The terrifying universe of Warner Bros. continues to expand and interconnect in some way. Although "The Curse of La Llorona" has no direct relationship with "The Conjuring" and the Warren who started everything, manages to link and convince us that, here, everything has to do with everything. The film debut of Michael Chaves is still a generic scare story, but it brings with it a novelty very anchored to the hollywood style.
The inclusion and diversity that is talked about so much is present in the film(not as fashion, but as socio-cultural and economic change within the industry), and here transcends the faces that appear in front of the cameras to get fully involved in Latin American folklore and traditions, not always recognized beyond the local level. James Wan, one of the producers and architects of this extended universe, echoes the "other", and leaving the real cases and his own terrifying creations aside, try his luck with this myth originating in Mexico, often considered a fairy tale to scare the little ones.

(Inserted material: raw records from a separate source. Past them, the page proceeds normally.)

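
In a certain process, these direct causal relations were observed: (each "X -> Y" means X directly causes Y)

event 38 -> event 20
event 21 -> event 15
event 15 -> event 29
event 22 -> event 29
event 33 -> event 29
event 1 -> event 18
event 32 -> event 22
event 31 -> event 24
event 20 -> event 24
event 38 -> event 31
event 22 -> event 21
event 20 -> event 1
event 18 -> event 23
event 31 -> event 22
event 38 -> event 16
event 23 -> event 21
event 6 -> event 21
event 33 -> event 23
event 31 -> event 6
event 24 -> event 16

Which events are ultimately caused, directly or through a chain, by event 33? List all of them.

Direct effects: event 23, event 29.
2 steps out: event 21.
3 steps out: event 15.
Not reachable from it: event 38, event 31, event 20, event 24, event 1, event 32, event 16, event 6, event 18, event 22.

event 15, event 21, event 23, event 29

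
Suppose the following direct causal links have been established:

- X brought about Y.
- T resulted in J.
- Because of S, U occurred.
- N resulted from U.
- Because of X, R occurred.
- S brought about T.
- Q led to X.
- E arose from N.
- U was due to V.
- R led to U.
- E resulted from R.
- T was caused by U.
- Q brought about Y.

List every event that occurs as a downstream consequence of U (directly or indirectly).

E, J, N, T

Direct effects: T, N.
2 steps out: J, E.
Not reachable from it: S, Q, X, R, Y, V.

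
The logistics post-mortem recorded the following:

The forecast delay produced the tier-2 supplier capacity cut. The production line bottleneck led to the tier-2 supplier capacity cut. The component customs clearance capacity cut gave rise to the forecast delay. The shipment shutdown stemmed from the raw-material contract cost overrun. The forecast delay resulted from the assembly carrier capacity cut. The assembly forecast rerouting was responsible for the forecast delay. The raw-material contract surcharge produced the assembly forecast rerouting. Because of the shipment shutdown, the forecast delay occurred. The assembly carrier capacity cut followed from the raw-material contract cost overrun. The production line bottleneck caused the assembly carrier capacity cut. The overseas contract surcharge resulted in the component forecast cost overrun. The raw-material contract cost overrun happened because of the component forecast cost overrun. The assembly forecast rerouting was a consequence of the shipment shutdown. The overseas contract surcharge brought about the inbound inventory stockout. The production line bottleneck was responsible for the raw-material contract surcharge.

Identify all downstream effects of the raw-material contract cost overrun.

Direct effects: the shipment shutdown, the assembly carrier capacity cut.
2 steps out: the assembly forecast rerouting, the forecast delay.
3 steps out: the tier-2 supplier capacity cut.
Not reachable from it: the overseas contract surcharge, the component forecast cost overrun, the inbound inventory stockout, the production line bottleneck, the component customs clearance capacity cut, the raw-material contract surcharge.

the assembly carrier capacity cut, the assembly forecast rerouting, the forecast delay, the shipment shutdown, the tier-2 supplier capacity cut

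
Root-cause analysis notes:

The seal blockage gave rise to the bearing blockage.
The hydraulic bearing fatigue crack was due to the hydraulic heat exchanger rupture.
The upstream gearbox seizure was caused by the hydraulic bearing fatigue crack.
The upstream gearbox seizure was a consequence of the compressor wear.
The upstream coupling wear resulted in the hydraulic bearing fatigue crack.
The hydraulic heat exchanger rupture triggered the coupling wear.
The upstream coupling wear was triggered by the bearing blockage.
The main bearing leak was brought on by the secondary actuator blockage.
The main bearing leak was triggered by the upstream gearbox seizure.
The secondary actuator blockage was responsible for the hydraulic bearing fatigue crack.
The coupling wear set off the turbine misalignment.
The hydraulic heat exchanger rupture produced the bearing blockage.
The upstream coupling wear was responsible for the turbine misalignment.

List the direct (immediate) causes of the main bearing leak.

the secondary actuator blockage, the upstream gearbox seizure

Upstream contributors include the seal blockage, the hydraulic heat exchanger rupture, the bearing blockage, the upstream coupling wear, the compressor wear, the hydraulic bearing fatigue crack, but only the secondary actuator blockage, the upstream gearbox seizure feed directly into the main bearing leak.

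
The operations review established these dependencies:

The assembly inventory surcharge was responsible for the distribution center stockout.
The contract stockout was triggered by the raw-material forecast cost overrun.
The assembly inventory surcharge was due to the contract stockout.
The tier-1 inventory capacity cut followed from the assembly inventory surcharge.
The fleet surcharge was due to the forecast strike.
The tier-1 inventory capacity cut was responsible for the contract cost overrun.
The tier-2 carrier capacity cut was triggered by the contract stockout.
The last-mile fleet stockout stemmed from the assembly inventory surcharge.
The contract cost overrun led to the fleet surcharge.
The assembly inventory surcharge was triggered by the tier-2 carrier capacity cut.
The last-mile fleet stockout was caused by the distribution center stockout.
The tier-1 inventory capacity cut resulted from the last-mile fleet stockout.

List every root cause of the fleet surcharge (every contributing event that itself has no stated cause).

Tracing upstream from the fleet surcharge: the fleet surcharge ← the contract cost overrun ← the tier-1 inventory capacity cut ← the assembly inventory surcharge ← the contract stockout ← the raw-material forecast cost overrun.
A separate upstream branch: the fleet surcharge ← the forecast strike.
Each of those chain origins has no stated cause.

the forecast strike, the raw-material forecast cost overrun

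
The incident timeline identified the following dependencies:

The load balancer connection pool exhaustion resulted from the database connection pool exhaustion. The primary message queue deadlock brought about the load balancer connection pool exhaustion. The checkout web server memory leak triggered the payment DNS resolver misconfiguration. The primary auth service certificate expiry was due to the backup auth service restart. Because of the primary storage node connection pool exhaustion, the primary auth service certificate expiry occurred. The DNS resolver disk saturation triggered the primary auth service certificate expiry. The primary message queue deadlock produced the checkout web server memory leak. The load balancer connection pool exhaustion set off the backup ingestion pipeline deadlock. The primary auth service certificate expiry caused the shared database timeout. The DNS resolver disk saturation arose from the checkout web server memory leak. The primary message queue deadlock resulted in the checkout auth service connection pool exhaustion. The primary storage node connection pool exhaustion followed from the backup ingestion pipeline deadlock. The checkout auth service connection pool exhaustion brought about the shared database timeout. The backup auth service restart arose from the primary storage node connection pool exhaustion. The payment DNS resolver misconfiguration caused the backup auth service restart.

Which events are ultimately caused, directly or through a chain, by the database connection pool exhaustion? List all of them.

the backup auth service restart, the backup ingestion pipeline deadlock, the load balancer connection pool exhaustion, the primary auth service certificate expiry, the primary storage node connection pool exhaustion, the shared database timeout

Direct effects: the load balancer connection pool exhaustion.
2 steps out: the backup ingestion pipeline deadlock.
3 steps out: the primary storage node connection pool exhaustion.
4 steps out: the backup auth service restart, the primary auth service certificate expiry.
5 steps out: the shared database timeout.
Not reachable from it: the primary message queue deadlock, the checkout web server memory leak, the checkout auth service connection pool exhaustion, the payment DNS resolver misconfiguration, the DNS resolver disk saturation.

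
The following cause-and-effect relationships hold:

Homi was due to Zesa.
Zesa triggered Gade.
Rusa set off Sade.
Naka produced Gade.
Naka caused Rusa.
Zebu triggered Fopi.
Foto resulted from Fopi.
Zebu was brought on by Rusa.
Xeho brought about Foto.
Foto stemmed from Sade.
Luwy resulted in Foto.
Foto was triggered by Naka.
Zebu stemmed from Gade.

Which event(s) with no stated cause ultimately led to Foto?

Luwy, Naka, Xeho, Zesa

Tracing upstream from Foto: Foto ← Naka.
A separate upstream branch: Foto ← Fopi ← Zebu ← Gade ← Zesa.
A separate upstream branch: Foto ← Luwy.
A separate upstream branch: Foto ← Xeho.
Each of those chain origins has no stated cause.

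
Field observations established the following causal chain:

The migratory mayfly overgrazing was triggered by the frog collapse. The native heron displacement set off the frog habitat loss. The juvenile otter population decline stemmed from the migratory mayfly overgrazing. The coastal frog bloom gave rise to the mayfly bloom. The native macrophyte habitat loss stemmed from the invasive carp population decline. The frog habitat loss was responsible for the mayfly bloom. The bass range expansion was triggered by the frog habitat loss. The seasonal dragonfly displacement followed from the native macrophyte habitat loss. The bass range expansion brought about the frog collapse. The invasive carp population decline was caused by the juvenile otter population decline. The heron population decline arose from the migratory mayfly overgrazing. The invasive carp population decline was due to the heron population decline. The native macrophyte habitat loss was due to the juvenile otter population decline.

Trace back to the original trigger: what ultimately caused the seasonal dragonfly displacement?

Tracing upstream from the seasonal dragonfly displacement: the seasonal dragonfly displacement ← the native macrophyte habitat loss ← the juvenile otter population decline ← the migratory mayfly overgrazing ← the frog collapse ← the bass range expansion ← the frog habitat loss ← the native heron displacement.
The native heron displacement has no stated cause, so it is the root.

the native heron displacement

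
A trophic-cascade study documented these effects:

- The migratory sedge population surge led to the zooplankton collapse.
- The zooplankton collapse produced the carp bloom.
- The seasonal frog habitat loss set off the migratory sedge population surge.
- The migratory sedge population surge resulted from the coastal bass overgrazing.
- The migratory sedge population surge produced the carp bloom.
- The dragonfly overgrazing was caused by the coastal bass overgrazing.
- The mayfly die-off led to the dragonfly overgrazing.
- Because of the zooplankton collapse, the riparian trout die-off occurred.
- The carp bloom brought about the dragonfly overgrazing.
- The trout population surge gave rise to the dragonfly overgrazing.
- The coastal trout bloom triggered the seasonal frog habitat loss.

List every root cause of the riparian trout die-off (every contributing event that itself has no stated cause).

Tracing upstream from the riparian trout die-off: the riparian trout die-off ← the zooplankton collapse ← the migratory sedge population surge ← the coastal bass overgrazing.
A separate upstream branch: the riparian trout die-off ← the zooplankton collapse ← the migratory sedge population surge ← the seasonal frog habitat loss ← the coastal trout bloom.
Each of those chain origins has no stated cause.

the coastal bass overgrazing, the coastal trout bloom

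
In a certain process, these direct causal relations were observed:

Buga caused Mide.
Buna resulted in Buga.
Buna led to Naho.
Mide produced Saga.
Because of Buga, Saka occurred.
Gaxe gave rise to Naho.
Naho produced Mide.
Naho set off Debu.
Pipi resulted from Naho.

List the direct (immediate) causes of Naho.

Buna, Gaxe → Naho with nothing further upstream stated.

Buna, Gaxe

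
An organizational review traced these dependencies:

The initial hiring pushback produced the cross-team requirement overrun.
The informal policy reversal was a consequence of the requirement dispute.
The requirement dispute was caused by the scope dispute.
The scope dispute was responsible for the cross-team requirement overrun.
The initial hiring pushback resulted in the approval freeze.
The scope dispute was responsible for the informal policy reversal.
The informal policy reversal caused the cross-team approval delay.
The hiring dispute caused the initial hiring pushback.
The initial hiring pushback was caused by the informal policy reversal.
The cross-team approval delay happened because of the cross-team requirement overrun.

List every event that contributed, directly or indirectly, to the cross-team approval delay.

the cross-team requirement overrun, the hiring dispute, the informal policy reversal, the initial hiring pushback, the requirement dispute, the scope dispute

Immediate causes of the cross-team approval delay: the informal policy reversal, the cross-team requirement overrun.
Further upstream: the scope dispute, the hiring dispute, the requirement dispute, the initial hiring pushback.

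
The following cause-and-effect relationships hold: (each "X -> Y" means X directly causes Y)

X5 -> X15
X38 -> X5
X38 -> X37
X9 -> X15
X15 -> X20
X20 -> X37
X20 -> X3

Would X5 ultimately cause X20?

Yes

There is a causal chain: X5 → X15 → X20.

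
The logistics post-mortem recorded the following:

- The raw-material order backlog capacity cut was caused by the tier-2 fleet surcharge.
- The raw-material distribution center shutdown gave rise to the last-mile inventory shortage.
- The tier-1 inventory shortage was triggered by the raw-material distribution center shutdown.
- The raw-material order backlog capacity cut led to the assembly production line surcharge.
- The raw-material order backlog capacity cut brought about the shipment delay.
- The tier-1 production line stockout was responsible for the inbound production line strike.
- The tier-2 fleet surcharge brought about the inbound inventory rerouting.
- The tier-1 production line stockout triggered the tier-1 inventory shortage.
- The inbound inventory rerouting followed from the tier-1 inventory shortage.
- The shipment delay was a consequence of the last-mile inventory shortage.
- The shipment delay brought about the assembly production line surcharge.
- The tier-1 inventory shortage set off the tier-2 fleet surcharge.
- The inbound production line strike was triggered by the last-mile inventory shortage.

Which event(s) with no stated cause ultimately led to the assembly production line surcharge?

Tracing upstream from the assembly production line surcharge: the assembly production line surcharge ← the shipment delay ← the last-mile inventory shortage ← the raw-material distribution center shutdown.
A separate upstream branch: the assembly production line surcharge ← the raw-material order backlog capacity cut ← the tier-2 fleet surcharge ← the tier-1 inventory shortage ← the tier-1 production line stockout.
Each of those chain origins has no stated cause.

the raw-material distribution center shutdown, the tier-1 production line stockout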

"The Curse of La Llorona" starts in the Aztec country many centuries ago to put ourselves in context and show us where this legend was born. Immediately, he takes us to the city of Los Angeles in the early seventies, where Anna Tate-Garcia (Linda Cardellini), a widow and social worker, does what she can to raise her two children alone. The lady seems to be overwhelmed between home and work, but still wants to handle those cases that she already has assigned. Among them, the one of Patricia Álvarez (Patricia Velasquez) and her two little ones, a mother without help just like her, who must do good handwriting to maintain custody.

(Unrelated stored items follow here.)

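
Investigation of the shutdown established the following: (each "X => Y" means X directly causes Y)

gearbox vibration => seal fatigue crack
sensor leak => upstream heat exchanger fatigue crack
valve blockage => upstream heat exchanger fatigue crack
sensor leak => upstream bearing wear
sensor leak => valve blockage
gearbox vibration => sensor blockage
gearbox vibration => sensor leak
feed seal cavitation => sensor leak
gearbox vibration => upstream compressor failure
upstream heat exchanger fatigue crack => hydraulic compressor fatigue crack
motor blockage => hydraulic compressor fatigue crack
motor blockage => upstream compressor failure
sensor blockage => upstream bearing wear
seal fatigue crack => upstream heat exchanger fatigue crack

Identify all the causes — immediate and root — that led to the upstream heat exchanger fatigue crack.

the feed seal cavitation, the gearbox vibration, the seal fatigue crack, the sensor leak, the valve blockage

Immediate causes of the upstream heat exchanger fatigue crack: the seal fatigue crack, the sensor leak, the valve blockage.
Further upstream: the gearbox vibration, the feed seal cavitation.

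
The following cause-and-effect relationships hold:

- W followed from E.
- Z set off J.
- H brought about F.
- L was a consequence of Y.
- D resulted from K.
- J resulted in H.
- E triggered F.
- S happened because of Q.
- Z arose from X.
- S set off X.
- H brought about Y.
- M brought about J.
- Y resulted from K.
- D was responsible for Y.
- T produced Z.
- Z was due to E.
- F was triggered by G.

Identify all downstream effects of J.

Direct effects: H.
2 steps out: F, Y.
3 steps out: L.
Not reachable from it: E, M, W, G, Q, S, T, X, Z, K, D.

F, H, L, Y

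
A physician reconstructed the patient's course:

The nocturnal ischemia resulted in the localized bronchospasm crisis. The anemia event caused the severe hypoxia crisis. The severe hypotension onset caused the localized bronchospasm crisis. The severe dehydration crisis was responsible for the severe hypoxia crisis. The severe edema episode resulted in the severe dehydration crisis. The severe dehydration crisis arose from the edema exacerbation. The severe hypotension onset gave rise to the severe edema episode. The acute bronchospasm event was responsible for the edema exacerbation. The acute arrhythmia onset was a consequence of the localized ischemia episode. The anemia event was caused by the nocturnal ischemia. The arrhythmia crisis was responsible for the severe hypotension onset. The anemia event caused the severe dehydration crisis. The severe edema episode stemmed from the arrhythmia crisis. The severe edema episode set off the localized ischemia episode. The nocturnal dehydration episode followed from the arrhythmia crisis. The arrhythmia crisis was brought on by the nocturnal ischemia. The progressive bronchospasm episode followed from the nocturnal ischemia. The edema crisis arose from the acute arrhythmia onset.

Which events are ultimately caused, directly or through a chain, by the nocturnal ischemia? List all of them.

Direct effects: the progressive bronchospasm episode, the arrhythmia crisis, the localized bronchospasm crisis, the anemia event.
2 steps out: the severe hypotension onset, the severe edema episode, the severe dehydration crisis, the nocturnal dehydration episode, the severe hypoxia crisis.
3 steps out: the localized ischemia episode.
4 steps out: the acute arrhythmia onset.
5 steps out: the edema crisis.
Not reachable from it: the acute bronchospasm event, the edema exacerbation.

the acute arrhythmia onset, the anemia event, the arrhythmia crisis, the edema crisis, the localized bronchospasm crisis, the localized ischemia episode, the nocturnal dehydration episode, the progressive bronchospasm episode, the severe dehydration crisis, the severe edema episode, the severe hypotension onset, the severe hypoxia crisis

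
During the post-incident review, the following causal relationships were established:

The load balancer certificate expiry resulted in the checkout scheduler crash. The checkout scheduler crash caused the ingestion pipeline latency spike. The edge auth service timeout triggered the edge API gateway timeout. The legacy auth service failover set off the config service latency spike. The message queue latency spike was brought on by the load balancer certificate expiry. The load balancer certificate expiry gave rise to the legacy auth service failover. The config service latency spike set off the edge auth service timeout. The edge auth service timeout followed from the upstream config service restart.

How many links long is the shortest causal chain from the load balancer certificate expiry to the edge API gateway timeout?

4

Shortest chain: the load balancer certificate expiry → the legacy auth service failover → the config service latency spike → the edge auth service timeout → the edge API gateway timeout.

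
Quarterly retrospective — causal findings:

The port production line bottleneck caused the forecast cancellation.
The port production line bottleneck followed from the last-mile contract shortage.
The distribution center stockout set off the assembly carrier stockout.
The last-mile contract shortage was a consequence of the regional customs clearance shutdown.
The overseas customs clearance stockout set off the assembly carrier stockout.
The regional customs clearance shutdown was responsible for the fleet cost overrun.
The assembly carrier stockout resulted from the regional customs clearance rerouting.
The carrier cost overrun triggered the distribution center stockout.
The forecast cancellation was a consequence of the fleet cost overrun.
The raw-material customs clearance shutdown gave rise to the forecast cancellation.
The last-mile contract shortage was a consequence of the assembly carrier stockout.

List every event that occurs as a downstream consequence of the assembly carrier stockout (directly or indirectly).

the forecast cancellation, the last-mile contract shortage, the port production line bottleneck

Direct effects: the last-mile contract shortage.
2 steps out: the port production line bottleneck.
3 steps out: the forecast cancellation.
Not reachable from it: the regional customs clearance shutdown, the fleet cost overrun, the regional customs clearance rerouting, the carrier cost overrun, the distribution center stockout, the overseas customs clearance stockout, the raw-material customs clearance shutdown.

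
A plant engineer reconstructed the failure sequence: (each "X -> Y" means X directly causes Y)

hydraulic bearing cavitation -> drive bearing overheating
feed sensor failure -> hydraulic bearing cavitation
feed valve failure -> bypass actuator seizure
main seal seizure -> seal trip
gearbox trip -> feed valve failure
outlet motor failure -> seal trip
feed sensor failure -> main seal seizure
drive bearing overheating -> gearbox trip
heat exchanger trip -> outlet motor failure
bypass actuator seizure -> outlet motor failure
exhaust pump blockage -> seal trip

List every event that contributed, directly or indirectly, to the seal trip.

the bypass actuator seizure, the drive bearing overheating, the exhaust pump blockage, the feed sensor failure, the feed valve failure, the gearbox trip, the heat exchanger trip, the hydraulic bearing cavitation, the main seal seizure, the outlet motor failure

Immediate causes of the seal trip: the main seal seizure, the exhaust pump blockage, the outlet motor failure.
Further upstream: the feed sensor failure, the heat exchanger trip, the hydraulic bearing cavitation, the drive bearing overheating, the gearbox trip, the feed valve failure, the bypass actuator seizure.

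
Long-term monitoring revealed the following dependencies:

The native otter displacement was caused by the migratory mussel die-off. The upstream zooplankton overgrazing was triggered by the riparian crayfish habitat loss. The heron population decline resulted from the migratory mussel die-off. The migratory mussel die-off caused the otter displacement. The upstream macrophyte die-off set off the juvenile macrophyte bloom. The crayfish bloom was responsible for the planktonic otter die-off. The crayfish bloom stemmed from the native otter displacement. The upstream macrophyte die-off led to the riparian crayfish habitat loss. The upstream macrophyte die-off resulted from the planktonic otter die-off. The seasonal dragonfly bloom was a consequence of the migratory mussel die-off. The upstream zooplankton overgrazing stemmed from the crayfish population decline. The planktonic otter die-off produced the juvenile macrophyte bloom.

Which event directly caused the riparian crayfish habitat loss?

the upstream macrophyte die-off

Upstream contributors include the migratory mussel die-off, the native otter displacement, the crayfish bloom, the planktonic otter die-off, but only the upstream macrophyte die-off feeds directly into the riparian crayfish habitat loss.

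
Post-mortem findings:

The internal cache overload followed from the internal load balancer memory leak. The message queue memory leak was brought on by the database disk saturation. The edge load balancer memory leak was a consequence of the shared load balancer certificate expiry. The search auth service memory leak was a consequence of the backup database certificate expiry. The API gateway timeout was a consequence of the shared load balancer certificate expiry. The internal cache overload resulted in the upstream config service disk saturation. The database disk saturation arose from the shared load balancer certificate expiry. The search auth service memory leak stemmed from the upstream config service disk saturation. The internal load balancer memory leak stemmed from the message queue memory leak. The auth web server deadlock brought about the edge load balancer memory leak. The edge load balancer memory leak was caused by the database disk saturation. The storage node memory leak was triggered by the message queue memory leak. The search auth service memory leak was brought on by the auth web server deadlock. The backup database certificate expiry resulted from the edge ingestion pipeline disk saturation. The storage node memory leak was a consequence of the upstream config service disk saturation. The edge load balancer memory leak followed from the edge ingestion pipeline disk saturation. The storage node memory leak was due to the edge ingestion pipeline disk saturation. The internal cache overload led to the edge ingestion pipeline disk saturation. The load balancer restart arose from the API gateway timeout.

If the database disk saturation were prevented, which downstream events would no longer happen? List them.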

What he finds when he arrives at Álvarez's house seems to be strange signs of child abuse and, without understanding what the mother and the children try to explain, Anna has no choice but to separate Patricia from her children. The tragedy does not wait, and soon begin to accumulate different situations that Garcia can no longer fully understand. His lack of faith collides head-on with the customs of Álvarez and his community, convinced that this is an intervention by La Llorona, a soul in pain that long ago murdered his own children and now persecutes (and appropriates) other little ones to fill that void
This is what "The Curse of La Llorona" has to offer, a fairly conventional story that never manages to escape the common places of the genre, but expands its "theme" beyond the classic American and European myths. For the rest, the story written by Mikki Daughtry and Tobias Iaconis - the same people responsible for Five Feet Apart (2019) - is somewhat frustrating when we see adults and children act so stupidly and irresponsibly.
Producers (and studio executives) know that these little horror stories - with fairly limited budgets - meet their minimum standards and still manage to fill their coffers, because the scares always work among the audience, more than anything, teenager. Low risk bets from which nobody expects anything beyond entertainment, much less come to shake the genre. Hence, the predictability and little enthusiasm in the details that this film has, more focused on its "jump scares" than in delineating an interesting narrative that adds to these Latin American legends and context.
Sadly, it is mpossible to empathize with this family when things around them are so strange. Ok, we can blame the reasoning of a large part of the protagonists, but each cliché and poorly made decision are collapsing the intrinsic universe that wants to build "The Curse of La Llorona". A world that is sustained by the effectiveness of its staging and reconstruction of the time and some moments of the terrifying "creature", but to which the threads are seen every time it falls in those common places that we know by heart and we can anticipate without much effort.
We applaud Hollywood's enthusiasm for diving in Latin folklore, but it's useless if it's just a vehicle for a mediocre terrifying story.